Een lucht-waterwarmtepomp is energetisch minder efficiënt dan een water-water warmtepomp. Toch kan deze wel degelijk rendabel zijn, denkt Rob Wientjens, directeur van Climeco Engineering.
De efficiëntie van een warmtepomp wordt bepaald door de temperatuur die er uit komt, maar ook door de warmte die er in gaat. Het apparaat kan warmte uit verschillende bronnen halen, zoals lucht, grondwater, restwarmte of rookgassen uit de WKK. Installaties die warmte uit de lucht halen zijn in aanschaf stukken goedkoper dan installaties met een warmte-koudeopslag in de bodem. Het nadeel is dat ze minder efficiënt zijn, want er is veel lucht nodig en de temperatuur daarvan beweegt mee met de buitentemperatuur.

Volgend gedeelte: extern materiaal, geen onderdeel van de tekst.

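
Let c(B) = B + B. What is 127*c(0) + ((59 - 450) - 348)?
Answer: -739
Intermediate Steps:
c(B) = 2*B
127*c(0) + ((59 - 450) - 348) = 127*(2*0) + ((59 - 450) - 348) = 127*0 + (-391 - 348) = 0 - 739 = -739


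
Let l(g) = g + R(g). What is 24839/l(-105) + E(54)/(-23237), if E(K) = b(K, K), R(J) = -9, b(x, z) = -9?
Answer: -30378043/139422 ≈ -217.89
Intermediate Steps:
E(K) = -9
l(g) = -9 + g (l(g) = g - 9 = -9 + g)
24839/l(-105) + E(54)/(-23237) = 24839/(-9 - 105) - 9/(-23237) = 24839/(-114) - 9*(-1/23237) = 24839*(-1/114) + 9/23237 = -24839/114 + 9/23237 = -30378043/139422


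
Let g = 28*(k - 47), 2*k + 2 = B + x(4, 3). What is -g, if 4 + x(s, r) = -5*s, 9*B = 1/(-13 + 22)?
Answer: 136066/81 ≈ 1679.8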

„Als er water beschikbaar is en je kiest toch voor een lucht-waterwarmtepomp, dan ben je een dief van je eigen portemonnee”, vindt Stefan Bes, hoofd afdeling energietechniek bij Lek Habo. „Zolang het buiten een graad of tien is kun je een COP halen van 4. Maar als het naar het vriespunt gaat, en je de warmte het meest nodig hebt, zakt de COP in elkaar.”